I see now that it is not as dependent as !269 was. I removed the first two patches and just replaced it with a patch that renames `VKD3D_SM4_SWIZZLE_NONE` to `VKD3D_SM4_SWIZZLE_MASK4`.
So it actually doesn't depend on those patches at all. :) This series might have some minor conflicts with that series, but we should simply deal with those once they actually happen; it's entirely possible for this series to go in first.
bool hlsl_sm4_register_from_semantic(struct hlsl_ctx *ctx, const struct hlsl_semantic *semantic, - bool output, unsigned int *type, enum vkd3d_sm4_swizzle_type *swizzle_type, bool *has_idx) + bool output, enum vkd3d_shader_register_type *type, enum vkd3d_sm4_swizzle_type *swizzle_type, bool *has_idx)
You should update the prototype in hlsl.h as well.
@@ -2555,7 +2555,8 @@ bool hlsl_sm4_register_from_semantic(struct hlsl_ctx *ctx, const struct hlsl_sem && output == register_table[i].output && ctx->profile->type == register_table[i].shader_type) { - *type = register_table[i].type; + if (type) + *type = register_table[i].type; if (swizzle_type) *swizzle_type = register_table[i].swizzle_type; *has_idx = register_table[i].has_idx; @@ -2652,7 +2653,6 @@ static void write_sm4_signature(struct hlsl_ctx *ctx, struct dxbc_writer *dxbc, LIST_FOR_EACH_ENTRY(var, &ctx->extern_vars, struct hlsl_ir_var, extern_entry) { unsigned int width = (1u << var->data_type->dimx) - 1, use_mask; - enum vkd3d_sm4_register_type type; uint32_t usage_idx, reg_idx; D3D_NAME usage; bool has_idx; @@ -2666,14 +2666,13 @@ static void write_sm4_signature(struct hlsl_ctx *ctx, struct dxbc_writer *dxbc, continue; usage_idx = var->semantic.index; - if (hlsl_sm4_register_from_semantic(ctx, &var->semantic, output, &type, NULL, &has_idx)) + if (hlsl_sm4_register_from_semantic(ctx, &var->semantic, output, NULL, NULL, &has_idx)) { reg_idx = has_idx ? var->semantic.index : ~0u; } else { assert(var->regs[HLSL_REGSET_NUMERIC].allocated); - type = VKD3D_SM4_RT_INPUT; reg_idx = var->regs[HLSL_REGSET_NUMERIC].id; }
I don't dislike this, but it does seem like somewhat of a separate change.
+ VKD3D_SM4_REGISTER_TYPE_LAST = VKD3D_SM5_RT_OUTPUT_STENCIL_REF,
We'd typically add something like VKD3D_SM4_REGISTER_TYPE_COUNT. E.g., VKD3D_SHADER_TYPE_COUNT.
- Do the same thing, but use proper locking and/or atomic operations to ensure concurrent threads do the right thing.
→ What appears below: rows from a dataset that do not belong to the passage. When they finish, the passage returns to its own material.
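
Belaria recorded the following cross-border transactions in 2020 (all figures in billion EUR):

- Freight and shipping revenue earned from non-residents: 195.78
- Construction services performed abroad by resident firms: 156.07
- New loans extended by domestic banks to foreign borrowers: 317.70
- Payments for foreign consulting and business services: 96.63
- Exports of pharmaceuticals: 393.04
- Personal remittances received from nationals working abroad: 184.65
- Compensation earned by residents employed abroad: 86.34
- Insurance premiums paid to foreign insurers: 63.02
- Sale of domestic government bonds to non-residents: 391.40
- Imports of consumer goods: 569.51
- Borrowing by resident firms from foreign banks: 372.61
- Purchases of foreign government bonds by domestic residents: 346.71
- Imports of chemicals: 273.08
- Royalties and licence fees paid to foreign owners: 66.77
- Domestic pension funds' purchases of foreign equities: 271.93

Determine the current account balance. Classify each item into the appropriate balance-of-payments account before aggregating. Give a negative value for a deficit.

-53.13

Goods: -569.51 - 273.08 + 393.04 = -449.55
Services: -63.02 + 195.78 - 66.77 - 96.63 + 156.07 = 125.43
Primary income: 86.34
Secondary income: 184.65
Current account = (-449.55) + 125.43 + 86.34 + 184.65 = -53.13
(Excluded from the current account — financial account: new loans extended by domestic banks to foreign borrowers 317.70, sale of domestic government bonds to non-residents 391.40, borrowing by resident firms from foreign banks 372.61, purchases of foreign government bonds by domestic residents 346.71, domestic pension funds' purchases of foreign equities 271.93.)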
It can be tricky and it forces us to deal with threading API in a library that probably shouldn't. I'd avoid that.
- Do the same thing, but store the lookup tables in the parser context instead of in a static variable. There's a bit of CPU cycle wasting, but it's a small thing, and concurrent threads work on independent tables and do not step on each other.
- Don't do anything fancy, just write both lookup tables in the code. It's not DRY, so in principle I hate that, but given that the two tables are still rather small and C really tries to get in your way here, it still feels one of the best alternatives.
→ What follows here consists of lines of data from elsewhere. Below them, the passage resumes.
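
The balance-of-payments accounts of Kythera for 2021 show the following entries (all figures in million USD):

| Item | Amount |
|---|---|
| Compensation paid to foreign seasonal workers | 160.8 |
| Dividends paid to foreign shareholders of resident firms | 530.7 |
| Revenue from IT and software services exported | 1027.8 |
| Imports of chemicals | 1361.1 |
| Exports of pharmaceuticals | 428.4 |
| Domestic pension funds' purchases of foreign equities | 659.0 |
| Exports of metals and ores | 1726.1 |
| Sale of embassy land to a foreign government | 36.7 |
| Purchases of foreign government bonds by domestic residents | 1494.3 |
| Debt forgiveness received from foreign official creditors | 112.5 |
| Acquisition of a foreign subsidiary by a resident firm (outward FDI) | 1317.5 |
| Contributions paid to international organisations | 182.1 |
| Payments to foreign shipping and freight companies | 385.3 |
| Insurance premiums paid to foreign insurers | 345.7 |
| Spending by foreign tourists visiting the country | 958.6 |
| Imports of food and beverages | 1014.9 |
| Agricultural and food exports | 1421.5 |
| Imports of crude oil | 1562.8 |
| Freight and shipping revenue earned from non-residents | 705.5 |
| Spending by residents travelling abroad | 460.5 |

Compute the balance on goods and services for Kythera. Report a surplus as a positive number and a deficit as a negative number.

Goods: 1421.5 + 1726.1 - 1562.8 - 1361.1 + 428.4 - 1014.9 = -362.8
Services: 705.5 + 958.6 - 460.5 - 345.7 - 385.3 + 1027.8 = 1500.4
Trade balance = -362.8 + 1500.4 = 1137.6
(Excluded from the trade balance — primary income: compensation paid to foreign seasonal workers 160.8, dividends paid to foreign shareholders of resident firms 530.7; financial account: domestic pension funds' purchases of foreign equities 659.0, purchases of foreign government bonds by domestic residents 1494.3, acquisition of a foreign subsidiary by a resident firm (outward FDI) 1317.5; capital account: sale of embassy land to a foreign government 36.7, debt forgiveness received from foreign official creditors 112.5; secondary income: contributions paid to international organisations 182.1.)

1137.6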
- Turn to the dark side and embrace the C way: the preprocessor! Create a file full of `X(VKD3D_SM4_RT_TEMP, VKD3DSPR_TEMP)` lines and include each time you need it defining `X()` appropriately each time. Once you're done with that you start doing things like `#define E } else {` and you're halfway submitting vkd3d-shader to the IOCCC. It's a great career path, though, I think you can get consultancy work from Satan himself.
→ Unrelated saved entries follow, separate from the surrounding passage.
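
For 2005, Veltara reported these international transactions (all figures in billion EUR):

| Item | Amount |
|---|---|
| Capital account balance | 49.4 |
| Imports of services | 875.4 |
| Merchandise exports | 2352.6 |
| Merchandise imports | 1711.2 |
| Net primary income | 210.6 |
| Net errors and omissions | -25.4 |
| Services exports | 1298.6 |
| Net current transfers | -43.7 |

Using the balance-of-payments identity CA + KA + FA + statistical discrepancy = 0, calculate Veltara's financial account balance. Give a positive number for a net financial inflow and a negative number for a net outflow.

-1255.5

Goods balance = 2352.6 - 1711.2 = 641.4
Services balance = 1298.6 - 875.4 = 423.2
Trade balance (goods + services) = 641.4 + 423.2 = 1064.6
Net primary income = 210.6
Net secondary income = -43.7
Current account = 1064.6 + 210.6 + (-43.7) = 1231.5
Financial account = -(1231.5 + 49.4 + (-25.4)) = -1255.5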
Notice that with the third and fourth alternatives you can also write a `switch` statement instead of a lookup table, in theory giving your compiler even more optimization opportunities. Not sure the compiler is going to make good use of them, though.
I'd go with the second or third alternative.
Yeah. I'd go with the second option.
It's probably not that hard to make the first option work with either something like "__attribute__((constructor))" or something like pthread_once(), although there may be a few pitfalls. I doubt it's worth the effort at this point though.
+ VKD3D_SM4_DIMENSION_INVALID = ~0u,
Do we really need this? We use it in register_type_table[] for VKD3DSPR_IMMCONST and VKD3DSPR_IMMCONST64, but then overwrite it for VKD3DSPR_IMMCONST. I'm not sure it adds that much over using e.g. VKD3D_SM4_DIMENSION_NONE or VKD3D_SM4_DIMENSION_VEC4 for these.